Browsing through the chapters on the Midwest shows, I was surprised to see the recounted memories of someone who had been at the Cincinnati show — Jim Carroll, who I’d just seen perform in Seattle five days ago. “For a 12-year-old kid who idolized them, and who was inspired to play music himself, it was the experience of a lifetime,” Carroll wrote. Such recollections of people who had been at the shows, gathered together under the subheading “Fans Reflect”, accompany each chapter — and I turned to the section on the St. Louis show on the off-chance that Tashian might have gotten a contribution from Beatle Bob, the subject of our “Screen Door” page in Vol. 1, No. 4 of No Depression. Alas, no mention of Bob Matonis to be found; perhaps that would have been too much to expect.
Still, other odd coincidences popped up elsewhere — most notably, the fact that the drummer for the Remains on the tour was N.D. Smart, who later went on to play with Gram Parsons. Aside from his fitting initials, Smart’s name rang a bell because a few months back, the phone rang here at the magazine’s “office” and on the other end was a guy calling from Dayton, Ohio, saying he had just picked up our latest issue at a local record store and was quite excited to read about all these new bands playing this kind of music he dearly loved. “I just want to know, is this really true?” he asked.
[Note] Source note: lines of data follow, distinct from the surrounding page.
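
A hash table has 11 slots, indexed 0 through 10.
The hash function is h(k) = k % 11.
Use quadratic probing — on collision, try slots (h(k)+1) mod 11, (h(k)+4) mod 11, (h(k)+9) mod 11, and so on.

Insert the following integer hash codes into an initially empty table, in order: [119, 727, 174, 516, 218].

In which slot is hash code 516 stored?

Insert 119: h=9, slot 9 empty => index 9.
Insert 727: h=1, slot 1 empty => index 1.
Insert 174: h=9, slot 9 occupied => index 10.
Insert 516: h=10, slot 10 occupied => index 0.
Insert 218: h=9, slots 9,10 occupied => index 2.
Table: [516, 727, 218, -, -, -, -, -, -, 119, 174]

0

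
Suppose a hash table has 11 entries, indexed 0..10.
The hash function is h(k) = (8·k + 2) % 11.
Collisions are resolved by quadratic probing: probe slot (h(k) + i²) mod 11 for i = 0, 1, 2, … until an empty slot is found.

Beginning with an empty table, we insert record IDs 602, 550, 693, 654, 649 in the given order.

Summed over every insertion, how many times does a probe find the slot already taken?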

Presently he identified himself as Norman Smart. In retrospect, I feel like a fool for not recognizing his name right off the bat, if only for his association with Parsons. I hadn’t realized until browsing through this book that he’d also been on one of the most significant tours in rock ‘n’ roll history. Near the end of the book, Tashian lets his former Remains mates give some of their thoughts about those heady days, and Smart’s comments prove to be among the book’s most poignant moments — the following passage in particular:
“One of my most vivid recollections of the tour was sitting with John [Lennon] on the plane, sharing a joint, something we would do occasionally. I was 17 years old and this was the most exciting thing that ever happened to me, but it also turned out to be one of the most sobering and depressing as well. Before, I had thought of myself as an individual — an original kind of person. But, the fact was, that I had Beatle shoes on; I had John Lennon glasses on; and I had a John Lennon haircut. When I looked at him, I suddenly realized that I was just a cheap imitation of the real thing — confronting the real McCoy. Instead of enjoying the rest of the tour, I realized that I had to go on a journey to find out who I was.”
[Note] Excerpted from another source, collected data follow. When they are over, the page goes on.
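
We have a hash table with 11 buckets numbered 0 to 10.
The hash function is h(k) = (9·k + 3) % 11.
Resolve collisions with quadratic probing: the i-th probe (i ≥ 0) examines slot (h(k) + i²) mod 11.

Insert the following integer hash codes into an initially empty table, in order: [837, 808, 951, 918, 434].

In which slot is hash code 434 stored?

2

Insert 837: h=1, slot 1 empty -> index 1.
Insert 808: h=4, slot 4 empty -> index 4.
Insert 951: h=4, slot 4 occupied -> index 5.
Insert 918: h=4, slots 4,5 occupied -> index 8.
Insert 434: h=4, slots 4,5,8 occupied -> index 2.
Table: [∅, 837, 434, ∅, 808, 951, ∅, ∅, 918, ∅, ∅]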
Tonight, I sit listening to a warbly old cassette with Rubber Soul on one side and Revolver on the other, probably taped from my older brother’s record collection nearly two decades ago. Tomorrow, I think I’ll go buy both of those albums on CD, while I’m dropping off Vol. 2, No. 1 of No Depression at Cellophane Square Records just down the street. It would seem only fitting to do so, given that Cellophane Square owner Hugh Jones is one of the folks acknowledged for his contribution of Beatles memorabilia to Tashian’s book. Funny how the past always seems to come back around to the present again.
(Dowling Press, Inc., 3200 West End Ave., Suite 500, Nashville, TN 37203; 800-409-7277.)